Here’s the thing though: because we’re human, our emotions run strong and heavy. All we know is Earth, and so when someone leaves this place, we can’t help but feel great loss and sorrow. This grieving won’t be easy, our walk will be peppered with doubt and confusion, and life will be really, really hard without my Dad here. Our mourning and recovery won’t be wrapped up and packaged neatly, it won’t be clean, it won’t be fun. But then I think about this guy Jesus who we spend our whole lives trying to figure out, spend our whole lives trying to follow and honor, and I think about how my Dad is with him now, finally. There’s nothing left to figure out, the light is shining directly onto him. And that gives us hope, that image, and the image of us joining them some day soon. More than anything else in the world, Jesus is our hope.
We’ve also been blessed with some purely incredible friends throughout this whole thing. All of you guys have been encouraging and selfless in loving us. They say it takes a village to raise a child, but I think it takes two villages to lose one. I’m thankful for each and every one of you.

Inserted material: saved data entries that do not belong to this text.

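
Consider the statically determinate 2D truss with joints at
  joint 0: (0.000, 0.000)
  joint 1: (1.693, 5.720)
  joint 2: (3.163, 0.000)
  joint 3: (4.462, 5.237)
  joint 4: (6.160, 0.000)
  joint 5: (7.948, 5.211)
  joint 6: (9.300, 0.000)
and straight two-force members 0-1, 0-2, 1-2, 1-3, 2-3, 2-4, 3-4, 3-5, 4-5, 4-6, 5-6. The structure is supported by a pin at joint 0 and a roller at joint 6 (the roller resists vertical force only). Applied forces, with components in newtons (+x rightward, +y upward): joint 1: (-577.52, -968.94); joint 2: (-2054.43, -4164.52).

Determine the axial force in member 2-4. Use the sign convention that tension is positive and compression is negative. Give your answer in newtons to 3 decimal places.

N=7 nodes, M=11 members, R=3 reactions → 2N=14, M+R=14
member 0 (0-1): L=5.9653, (cx,cy)=(0.2838,0.9589)
member 1 (0-2): L=3.1630, (cx,cy)=(1.0000,0.0000)
member 2 (1-2): L=5.9059, (cx,cy)=(0.2489,-0.9685)
member 3 (1-3): L=2.8108, (cx,cy)=(0.9851,-0.1718)
member 4 (2-3): L=5.3957, (cx,cy)=(0.2407,0.9706)
member 5 (2-4): L=2.9970, (cx,cy)=(1.0000,0.0000)
member 6 (3-4): L=5.5054, (cx,cy)=(0.3084,-0.9512)
member 7 (3-5): L=3.4861, (cx,cy)=(1.0000,-0.0075)
member 8 (4-5): L=5.5092, (cx,cy)=(0.3245,0.9459)
member 9 (4-6): L=3.1400, (cx,cy)=(1.0000,0.0000)
member 10 (5-6): L=5.3835, (cx,cy)=(0.2511,-0.9680)
solve A·x = −loads:
  F[0-1] = -4062.9575 N (compression)
  F[0-2] = -1478.8476 N (compression)
  F[1-2] = +3272.4198 N (tension)
  F[1-3] = -1411.0931 N (compression)
  F[2-3] = +1025.2447 N (tension)
  F[2-4] = +1143.2789 N (tension)
  F[3-4] = -1295.1605 N (compression)
  F[3-5] = -743.8400 N (compression)
  F[4-5] = +1302.5261 N (tension)
  F[4-6] = +321.0883 N (tension)
  F[5-6] = -1278.5425 N (compression)
  Rx@0 = +2631.9500 N
  Ry@0 = +3895.8925 N
  Ry@6 = +1237.5675 N

1143.279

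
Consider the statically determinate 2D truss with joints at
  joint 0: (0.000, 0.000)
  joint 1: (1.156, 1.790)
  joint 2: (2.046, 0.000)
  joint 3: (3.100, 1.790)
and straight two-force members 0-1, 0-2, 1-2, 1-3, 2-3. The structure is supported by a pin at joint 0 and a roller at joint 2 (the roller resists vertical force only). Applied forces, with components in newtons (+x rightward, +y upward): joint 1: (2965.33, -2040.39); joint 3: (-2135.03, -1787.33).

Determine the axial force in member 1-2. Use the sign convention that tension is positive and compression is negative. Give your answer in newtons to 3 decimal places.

-3126.991

N=4 nodes, M=5 members, R=3 reactions → 2N=8, M+R=8
member 0 (0-1): L=2.1308, (cx,cy)=(0.5425,0.8400)
member 1 (0-2): L=2.0460, (cx,cy)=(1.0000,0.0000)
member 2 (1-2): L=1.9990, (cx,cy)=(0.4452,-0.8954)
member 3 (1-3): L=1.9440, (cx,cy)=(1.0000,0.0000)
member 4 (2-3): L=2.0773, (cx,cy)=(0.5074,0.8617)
solve A·x = −loads:
  F[0-1] = +904.2303 N (tension)
  F[0-2] = +339.7445 N (tension)
  F[1-2] = -3126.9909 N (compression)
  F[1-3] = -1082.6022 N (compression)
  F[2-3] = -2074.1632 N (compression)
  Rx@0 = -830.3000 N
  Ry@0 = -759.5971 N
  Ry@2 = +4587.3171 N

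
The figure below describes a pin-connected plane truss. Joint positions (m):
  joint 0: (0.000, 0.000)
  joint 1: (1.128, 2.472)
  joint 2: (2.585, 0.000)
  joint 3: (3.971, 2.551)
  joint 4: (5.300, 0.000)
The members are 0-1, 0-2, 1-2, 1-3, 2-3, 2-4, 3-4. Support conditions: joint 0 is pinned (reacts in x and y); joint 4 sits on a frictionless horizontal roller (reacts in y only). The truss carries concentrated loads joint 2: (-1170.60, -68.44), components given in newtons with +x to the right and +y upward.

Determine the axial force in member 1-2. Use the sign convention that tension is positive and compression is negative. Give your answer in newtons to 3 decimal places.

39.532

N=5 nodes, M=7 members, R=3 reactions → 2N=10, M+R=10
member 0 (0-1): L=2.7172, (cx,cy)=(0.4151,0.9098)
member 1 (0-2): L=2.5850, (cx,cy)=(1.0000,0.0000)
member 2 (1-2): L=2.8694, (cx,cy)=(0.5078,-0.8615)
member 3 (1-3): L=2.8441, (cx,cy)=(0.9996,0.0278)
member 4 (2-3): L=2.9032, (cx,cy)=(0.4774,0.8787)
member 5 (2-4): L=2.7150, (cx,cy)=(1.0000,0.0000)
member 6 (3-4): L=2.8764, (cx,cy)=(0.4620,-0.8869)
solve A·x = −loads:
  F[0-1] = -38.5369 N (compression)
  F[0-2] = -1154.6020 N (compression)
  F[1-2] = +39.5325 N (tension)
  F[1-3] = -36.0851 N (compression)
  F[2-3] = +39.1301 N (tension)
  F[2-4] = +17.3904 N (tension)
  F[3-4] = -37.6390 N (compression)
  Rx@0 = +1170.6000 N
  Ry@0 = +35.0594 N
  Ry@4 = +33.3806 N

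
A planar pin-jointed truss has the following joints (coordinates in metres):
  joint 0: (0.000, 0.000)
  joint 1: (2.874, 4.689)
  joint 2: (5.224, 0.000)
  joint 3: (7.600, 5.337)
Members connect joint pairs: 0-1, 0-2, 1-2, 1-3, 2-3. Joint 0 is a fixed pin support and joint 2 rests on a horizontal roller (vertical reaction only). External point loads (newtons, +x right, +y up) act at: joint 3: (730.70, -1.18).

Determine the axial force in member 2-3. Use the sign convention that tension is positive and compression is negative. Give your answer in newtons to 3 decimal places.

-118.174

N=4 nodes, M=5 members, R=3 reactions → 2N=8, M+R=8
member 0 (0-1): L=5.4997, (cx,cy)=(0.5226,0.8526)
member 1 (0-2): L=5.2240, (cx,cy)=(1.0000,0.0000)
member 2 (1-2): L=5.2449, (cx,cy)=(0.4481,-0.8940)
member 3 (1-3): L=4.7702, (cx,cy)=(0.9907,0.1358)
member 4 (2-3): L=5.8420, (cx,cy)=(0.4067,0.9136)
solve A·x = −loads:
  F[0-1] = +876.2001 N (tension)
  F[0-2] = +272.8199 N (tension)
  F[1-2] = -716.1723 N (compression)
  F[1-3] = +786.0491 N (tension)
  F[2-3] = -118.1745 N (compression)
  Rx@0 = -730.7000 N
  Ry@0 = -747.0424 N
  Ry@2 = +748.2224 N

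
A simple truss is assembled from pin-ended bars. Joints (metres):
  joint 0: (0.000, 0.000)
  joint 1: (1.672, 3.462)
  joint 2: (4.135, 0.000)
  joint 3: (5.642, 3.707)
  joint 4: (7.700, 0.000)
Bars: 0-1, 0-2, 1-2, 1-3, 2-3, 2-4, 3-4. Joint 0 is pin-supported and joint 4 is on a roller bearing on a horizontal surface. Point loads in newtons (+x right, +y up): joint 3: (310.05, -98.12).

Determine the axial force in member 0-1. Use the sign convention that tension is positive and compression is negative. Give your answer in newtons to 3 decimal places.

136.640

N=5 nodes, M=7 members, R=3 reactions → 2N=10, M+R=10
member 0 (0-1): L=3.8446, (cx,cy)=(0.4349,0.9005)
member 1 (0-2): L=4.1350, (cx,cy)=(1.0000,0.0000)
member 2 (1-2): L=4.2487, (cx,cy)=(0.5797,-0.8148)
member 3 (1-3): L=3.9776, (cx,cy)=(0.9981,0.0616)
member 4 (2-3): L=4.0016, (cx,cy)=(0.3766,0.9264)
member 5 (2-4): L=3.5650, (cx,cy)=(1.0000,0.0000)
member 6 (3-4): L=4.2400, (cx,cy)=(0.4854,-0.8743)
solve A·x = −loads:
  F[0-1] = +136.6404 N (tension)
  F[0-2] = +250.6258 N (tension)
  F[1-2] = -140.3413 N (compression)
  F[1-3] = +141.0480 N (tension)
  F[2-3] = +123.4424 N (tension)
  F[2-4] = +122.7817 N (tension)
  F[3-4] = -252.9585 N (compression)
  Rx@0 = -310.0500 N
  Ry@0 = -123.0421 N
  Ry@4 = +221.1621 N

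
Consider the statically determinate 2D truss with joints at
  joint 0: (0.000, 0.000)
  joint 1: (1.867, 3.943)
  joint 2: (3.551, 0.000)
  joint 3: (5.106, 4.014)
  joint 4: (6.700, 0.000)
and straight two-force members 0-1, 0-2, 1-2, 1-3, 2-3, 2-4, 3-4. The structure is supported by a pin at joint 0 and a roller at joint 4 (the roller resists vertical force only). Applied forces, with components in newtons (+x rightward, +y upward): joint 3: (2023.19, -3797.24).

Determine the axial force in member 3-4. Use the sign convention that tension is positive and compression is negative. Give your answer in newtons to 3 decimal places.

N=5 nodes, M=7 members, R=3 reactions → 2N=10, M+R=10
member 0 (0-1): L=4.3627, (cx,cy)=(0.4279,0.9038)
member 1 (0-2): L=3.5510, (cx,cy)=(1.0000,0.0000)
member 2 (1-2): L=4.2876, (cx,cy)=(0.3928,-0.9196)
member 3 (1-3): L=3.2398, (cx,cy)=(0.9998,0.0219)
member 4 (2-3): L=4.3047, (cx,cy)=(0.3612,0.9325)
member 5 (2-4): L=3.1490, (cx,cy)=(1.0000,0.0000)
member 6 (3-4): L=4.3189, (cx,cy)=(0.3691,-0.9294)
solve A·x = −loads:
  F[0-1] = +341.5557 N (tension)
  F[0-2] = +1877.0218 N (tension)
  F[1-2] = -329.1091 N (compression)
  F[1-3] = +275.4969 N (tension)
  F[2-3] = +324.5789 N (tension)
  F[2-4] = +1630.5100 N (tension)
  F[3-4] = -4417.8387 N (compression)
  Rx@0 = -2023.1900 N
  Ry@0 = -308.6991 N
  Ry@4 = +4105.9391 N

-4417.839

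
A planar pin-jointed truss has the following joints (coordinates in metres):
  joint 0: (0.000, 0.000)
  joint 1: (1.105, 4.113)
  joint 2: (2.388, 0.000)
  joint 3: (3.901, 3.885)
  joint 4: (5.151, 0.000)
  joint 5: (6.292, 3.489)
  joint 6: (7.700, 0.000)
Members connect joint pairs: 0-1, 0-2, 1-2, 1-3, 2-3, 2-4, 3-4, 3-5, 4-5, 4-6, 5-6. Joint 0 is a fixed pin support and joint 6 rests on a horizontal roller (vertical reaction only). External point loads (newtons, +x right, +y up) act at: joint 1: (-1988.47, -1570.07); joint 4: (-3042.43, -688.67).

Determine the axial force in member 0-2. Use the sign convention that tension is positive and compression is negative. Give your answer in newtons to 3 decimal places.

-4323.011

N=7 nodes, M=11 members, R=3 reactions → 2N=14, M+R=14
member 0 (0-1): L=4.2588, (cx,cy)=(0.2595,0.9658)
member 1 (0-2): L=2.3880, (cx,cy)=(1.0000,0.0000)
member 2 (1-2): L=4.3085, (cx,cy)=(0.2978,-0.9546)
member 3 (1-3): L=2.8053, (cx,cy)=(0.9967,-0.0813)
member 4 (2-3): L=4.1692, (cx,cy)=(0.3629,0.9318)
member 5 (2-4): L=2.7630, (cx,cy)=(1.0000,0.0000)
member 6 (3-4): L=4.0811, (cx,cy)=(0.3063,-0.9519)
member 7 (3-5): L=2.4236, (cx,cy)=(0.9866,-0.1634)
member 8 (4-5): L=3.6708, (cx,cy)=(0.3108,0.9505)
member 9 (4-6): L=2.5490, (cx,cy)=(1.0000,0.0000)
member 10 (5-6): L=3.7624, (cx,cy)=(0.3742,-0.9273)
solve A·x = −loads:
  F[0-1] = -2728.3185 N (compression)
  F[0-2] = -4323.0111 N (compression)
  F[1-2] = +1032.2884 N (tension)
  F[1-3] = +976.4104 N (tension)
  F[2-3] = -1057.5505 N (compression)
  F[2-4] = -3631.8275 N (compression)
  F[3-4] = +1073.2190 N (tension)
  F[3-5] = +264.2359 N (tension)
  F[4-5] = -350.3222 N (compression)
  F[4-6] = -151.7945 N (compression)
  F[5-6] = +405.6181 N (tension)
  Rx@0 = +5030.9000 N
  Ry@0 = +2634.8842 N
  Ry@6 = -376.1442 N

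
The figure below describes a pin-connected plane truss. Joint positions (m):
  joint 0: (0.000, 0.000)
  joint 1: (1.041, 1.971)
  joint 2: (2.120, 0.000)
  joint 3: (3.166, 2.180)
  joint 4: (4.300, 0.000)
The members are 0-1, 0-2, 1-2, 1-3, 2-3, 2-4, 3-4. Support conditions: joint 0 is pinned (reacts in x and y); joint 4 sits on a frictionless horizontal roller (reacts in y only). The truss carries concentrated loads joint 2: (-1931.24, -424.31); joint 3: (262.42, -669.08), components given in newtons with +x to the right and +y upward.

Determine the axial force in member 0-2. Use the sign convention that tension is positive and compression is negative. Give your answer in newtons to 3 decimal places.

N=5 nodes, M=7 members, R=3 reactions → 2N=10, M+R=10
member 0 (0-1): L=2.2290, (cx,cy)=(0.4670,0.8842)
member 1 (0-2): L=2.1200, (cx,cy)=(1.0000,0.0000)
member 2 (1-2): L=2.2470, (cx,cy)=(0.4802,-0.8772)
member 3 (1-3): L=2.1353, (cx,cy)=(0.9952,0.0979)
member 4 (2-3): L=2.4180, (cx,cy)=(0.4326,0.9016)
member 5 (2-4): L=2.1800, (cx,cy)=(1.0000,0.0000)
member 6 (3-4): L=2.4573, (cx,cy)=(0.4615,-0.8872)
solve A·x = −loads:
  F[0-1] = -292.3676 N (compression)
  F[0-2] = -1532.2779 N (compression)
  F[1-2] = +265.1426 N (tension)
  F[1-3] = -265.1346 N (compression)
  F[2-3] = +212.6656 N (tension)
  F[2-4] = +434.2831 N (tension)
  F[3-4] = -941.0641 N (compression)
  Rx@0 = +1668.8200 N
  Ry@0 = +258.5249 N
  Ry@4 = +834.8651 N

-1532.278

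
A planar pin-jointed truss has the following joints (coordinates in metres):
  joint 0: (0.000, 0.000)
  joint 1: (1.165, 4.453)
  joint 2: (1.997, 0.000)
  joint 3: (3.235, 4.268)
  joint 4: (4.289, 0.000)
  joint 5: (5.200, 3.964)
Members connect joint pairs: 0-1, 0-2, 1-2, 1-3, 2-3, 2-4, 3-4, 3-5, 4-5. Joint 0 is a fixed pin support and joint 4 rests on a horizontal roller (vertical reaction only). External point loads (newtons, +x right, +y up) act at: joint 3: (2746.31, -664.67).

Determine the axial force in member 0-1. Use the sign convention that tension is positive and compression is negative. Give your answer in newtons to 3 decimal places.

N=6 nodes, M=9 members, R=3 reactions → 2N=12, M+R=12
member 0 (0-1): L=4.6029, (cx,cy)=(0.2531,0.9674)
member 1 (0-2): L=1.9970, (cx,cy)=(1.0000,0.0000)
member 2 (1-2): L=4.5301, (cx,cy)=(0.1837,-0.9830)
member 3 (1-3): L=2.0783, (cx,cy)=(0.9960,-0.0890)
member 4 (2-3): L=4.4439, (cx,cy)=(0.2786,0.9604)
member 5 (2-4): L=2.2920, (cx,cy)=(1.0000,0.0000)
member 6 (3-4): L=4.3962, (cx,cy)=(0.2398,-0.9708)
member 7 (3-5): L=1.9884, (cx,cy)=(0.9882,-0.1529)
member 8 (4-5): L=4.0673, (cx,cy)=(0.2240,0.9746)
solve A·x = −loads:
  F[0-1] = +2656.0053 N (tension)
  F[0-2] = +2074.0676 N (tension)
  F[1-2] = -2720.5372 N (compression)
  F[1-3] = +1176.5728 N (tension)
  F[2-3] = +2784.4909 N (tension)
  F[2-4] = +798.6974 N (tension)
  F[3-4] = -3331.3554 N (compression)
  F[3-5] = +0.0000 N (tension)
  F[4-5] = -0.0000 N (compression)
  Rx@0 = -2746.3100 N
  Ry@0 = -2569.5241 N
  Ry@4 = +3234.1941 N

2656.005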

I’ll leave you with this incredible, constantly true verse from 2 Corinthians 4:
16 Therefore we do not lose heart. Though outwardly we are wasting away, yet inwardly we are being renewed day by day. 17 For our light and momentary troubles are achieving for us an eternal glory that far outweighs them all. 18 So we fix our eyes not on what is seen, but on what is unseen, since what is seen is temporary, but what is unseen is eternal.
Daily we’re made new, daily we have hope. Don’t lose heart, my friends, because this world isn’t the end, and someday we’ll stand face-to-face with the Creator of the Universe too, just like my Dad is. At long last, Home.